Heritage Makers
- Industry: Scrapbooking
- Predecessors: My Family Tales; Heritage Home Studios;
- Founded: 2002; 23 years ago
- Founders: Sharon Gibb Murdoch; Candace A. May; Doug Cloward;
- Headquarters: Provo, Utah
- Area served: Worldwide
- Products: Custom hardcovers; Greeting cards; other printed items;
- Website: heritagemakers.com

= Heritage Makers =

Heritage Makers is a direct selling company that sells personalized hardcover books. It was founded in 2004 by through the merger of My Family Tales and Heritage Home Studios.

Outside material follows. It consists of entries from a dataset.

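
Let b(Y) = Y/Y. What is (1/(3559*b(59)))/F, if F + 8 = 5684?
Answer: 1/20200884 ≈ 4.9503e-8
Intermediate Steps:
b(Y) = 1
F = 5676 (F = -8 + 5684 = 5676)
(1/(3559*b(59)))/F = (1/(3559*1))/5676 = ((1/3559)*1)*(1/5676) = (1/3559)*(1/5676) = 1/20200884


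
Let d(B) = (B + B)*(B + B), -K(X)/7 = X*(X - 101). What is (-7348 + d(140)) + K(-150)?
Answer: -192498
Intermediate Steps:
K(X) = -7*X*(-101 + X) (K(X) = -7*X*(X - 101) = -7*X*(-101 + X))
d(B) = 4*B² (d(B) = (2*B)*(2*B) = 4*B²)
(-7348 + d(140)) + K(-150) = (-7348 + 4*140²) + 7*(-150)*(101 - 1*(-150)) = (-7348 + 4*19600) + 7*(-150)*(101 + 150) = (-7348 + 78400) + 7*(-150)*251 = 71052 - 263550 = -192498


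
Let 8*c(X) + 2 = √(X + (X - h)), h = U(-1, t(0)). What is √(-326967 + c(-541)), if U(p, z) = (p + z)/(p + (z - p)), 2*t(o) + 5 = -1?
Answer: √(-47083284 + 30*I*√390)/12 ≈ 0.0035976 + 571.81*I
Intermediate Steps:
t(o) = -3 (t(o) = -5/2 + (½)*(-1) = -5/2 - ½ = -3)
U(p, z) = (p + z)/z
h = 4/3 (h = (-1 - 3)/(-3) = -⅓*(-4) = 4/3 ≈ 1.3333)
c(X) = -¼ + √(-4/3 + 2*X)/8 (c(X) = -¼ + √(X + (X - 1*4/3))/8 = -¼ + √(X + (X - 4/3))/8 = -¼ + √(X + (-4/3 + X))/8 = -¼ + √(-4/3 + 2*X)/8)
√(-326967 + c(-541)) = √(-326967 + (-¼ + √(-12 + 18*(-541))/24)) = √(-326967 + (-¼ + √(-12 - 9738)/24)) = √(-326967 + (-¼ + √(-9750)/24)) = √(-326967 + (-¼ + (5*I*√390)/24)) = √(-326967 + (-¼ + 5*I*√390/24)) = √(-1307869/4 + 5*I*√390/24)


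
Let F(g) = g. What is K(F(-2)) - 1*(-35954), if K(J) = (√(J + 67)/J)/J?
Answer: 35954 + √65/4 ≈ 35956.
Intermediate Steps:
K(J) = √(67 + J)/J² (K(J) = (√(67 + J)/J)/J = √(67 + J)/J²)
K(F(-2)) - 1*(-35954) = √(67 - 2)/(-2)² - 1*(-35954) = √65/4 + 35954 = 35954 + √65/4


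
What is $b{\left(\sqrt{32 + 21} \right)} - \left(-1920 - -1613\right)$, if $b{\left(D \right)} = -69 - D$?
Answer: $238 - \sqrt{53} \approx 230.72$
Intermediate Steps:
$b{\left(\sqrt{32 + 21} \right)} - \left(-1920 - -1613\right) = \left(-69 - \sqrt{32 + 21}\right) - \left(-1920 - -1613\right) = \left(-69 - \sqrt{53}\right) - \left(-1920 + 1613\right) = \left(-69 - \sqrt{53}\right) - -307 = \left(-69 - \sqrt{53}\right) + 307 = 238 - \sqrt{53}$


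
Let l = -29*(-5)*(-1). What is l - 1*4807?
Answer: -4952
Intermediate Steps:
l = -145 (l = 145*(-1) = -145)
l - 1*4807 = -145 - 1*4807 = -145 - 4807 = -4952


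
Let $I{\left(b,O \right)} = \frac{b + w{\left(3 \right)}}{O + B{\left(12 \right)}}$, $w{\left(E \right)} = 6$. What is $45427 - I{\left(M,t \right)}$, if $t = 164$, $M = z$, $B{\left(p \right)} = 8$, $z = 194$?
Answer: $\frac{1953311}{43} \approx 45426.0$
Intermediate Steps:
$M = 194$
$I{\left(b,O \right)} = \frac{6 + b}{8 + O}$ ($I{\left(b,O \right)} = \frac{b + 6}{O + 8} = \frac{6 + b}{8 + O}$)
$45427 - I{\left(M,t \right)} = 45427 - \frac{6 + 194}{8 + 164} = 45427 - \frac{1}{172} \cdot 200 = 45427 - \frac{50}{43} = \frac{1953311}{43}$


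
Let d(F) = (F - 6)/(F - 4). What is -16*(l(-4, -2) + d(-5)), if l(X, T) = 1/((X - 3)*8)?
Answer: -1214/63 ≈ -19.270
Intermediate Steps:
d(F) = (-6 + F)/(-4 + F)
l(X, T) = 1/(8*(-3 + X)) (l(X, T) = (1/8)/(-3 + X) = 1/(8*(-3 + X)))
-16*(l(-4, -2) + d(-5)) = -16*(1/(8*(-3 - 4)) + (-6 - 5)/(-4 - 5)) = -16*((1/8)/(-7) - 11/(-9)) = -16*((1/8)*(-1/7) - 1/9*(-11)) = -16*(-1/56 + 11/9) = -16*607/504 = -1214/63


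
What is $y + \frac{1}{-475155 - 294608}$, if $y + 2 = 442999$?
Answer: $\frac{341002699710}{769763} \approx 4.43 \cdot 10^{5}$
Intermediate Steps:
$y = 442997$ ($y = -2 + 442999 = 442997$)
$y + \frac{1}{-475155 - 294608} = 442997 + \frac{1}{-475155 - 294608} = 442997 + \frac{1}{-769763} = 442997 - \frac{1}{769763} = \frac{341002699710}{769763}$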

Consultants are paid commissions and bonuses to conduct home party workshops where they sell a variety of products, including custom hardcover storybooks, greeting cards, and other printed products. The company is a member of the Direct Selling Association.

==History==
Sharon Gibb Murdoch and Candace A. May founded My Family Tales after successfully pitching a product idea for custom photo and memory books for babies to Saks Fifth Avenue in 2002. My Family Tales merged with Heritage Home Studios—a company owned by Doug Cloward that created DVDs of photos and videos for consumers—to form Heritage Makers in January 2004, partially funding the $3 million to $5 million through investment by a friend who owned a sprinkler company. MyFamily.com purchased the company in September 2005. In 2006, the company became a member of the Direct Selling Association. A 2007 investment of $1.5 million allowed it to expand its electronic services. A 2009 The Salt Lake Tribune article said that ABC's Good Morning America viewed Heritage Makers as "a good direct-selling company to join" and CBS's The Early Show saw it as "one of the best personalized gifts around". In 2013, the company was sold to Youngevity International.

==Products==
The company sells custom photo and memory hardcover books to consumers using direct sales online and through consultants who organize home-based selling parties. Heritage Makers provides an online service allowing customers to upload photos, choose book layout styles, and access a clip-art library to create their own projects. The company also sells greeting cards and other printed items.